A special sequence of moves which determinate the end of the match is called strategy. A strategy can be understood as a comprehensive action plan: It tells the player how to move in each game situation.
Set of Strategy
The totality of all possible strategies in a game is called set of strategies.
If a strategy leads to a positive payoff not depending on the other player’s moves it might be considered as a winning strategy.
All involved people in a game are called players.
A game consists of players, rules and payoff values.
It is called a match when players play a game once.
If a player knows all other player’s possible moves the game can be called a game with complete information. The knowledge of the other player’s strategies is given as well.
If a game contains information that is not avaiable to all of the players it is called a game with incomplete information.
Possible game options can easyly be illustrated as a tree-diagram. The knots symbolize the players, the strategies at a certain point of time are shown as the edges of the diagram.
Receiving a positive payoff is the objective for each player.
two-persons zero-sum games
If the added payoff values of both players equal zero the game is called a zero-sum-game.
The matrix consists of rows that contain the payoffs of the row player, and columns that contain the data of the other player. A cell containing the payoff values exists for each set of two strategies.
Since in a zero-sum-game the payoff value of each player is the negated value of the other, matrixes illustrating zero-sum-games show only one value. That value is associated to the player shown in the lines.
The minimax strategy is the ideal strategy for two-person zero-sum-games. The row player chooses the maximum of the row minima and the colomn player chooses the minimum of the column maxima.
If both values are equal, there is a value of the game.
Do both player in two-person zero-sum-game choose their minimax strategy and the payoffs are equal, there is an equilibrium in the set of strategies.
The payoff is zero in the equilibrium.
There is a mixed strategy, if the decision for the pure strategy is not the same repeating the game and is calculated by a random procedure.

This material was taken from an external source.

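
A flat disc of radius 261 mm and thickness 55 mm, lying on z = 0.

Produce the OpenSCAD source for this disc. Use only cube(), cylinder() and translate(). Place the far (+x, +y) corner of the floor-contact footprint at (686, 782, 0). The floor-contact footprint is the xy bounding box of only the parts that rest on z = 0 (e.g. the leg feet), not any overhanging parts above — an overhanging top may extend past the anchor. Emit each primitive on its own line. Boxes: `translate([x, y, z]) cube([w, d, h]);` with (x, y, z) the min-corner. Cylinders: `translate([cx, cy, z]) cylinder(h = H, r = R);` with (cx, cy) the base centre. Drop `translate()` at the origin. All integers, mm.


translate([425, 521, 0]) cylinder(h = 55, r = 261);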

Based on two pure strategies, they will be choosen with the porbability p respectively 1-p, whereby 0 <= p <= 1. According to this there are endless strategies.
Value of a game
The value of a game is the value in the equilibrium.
Pure strategies are the strategies that determine the matrix.
There is a Nash equilibrium if a player can only degrade his payoff changing the strategy.
The equilibrium strategy is the optimal strategy.
non constant-sum game
The cells of the matrix contain two numbers. The sum of those two number is not constant and especially not 0.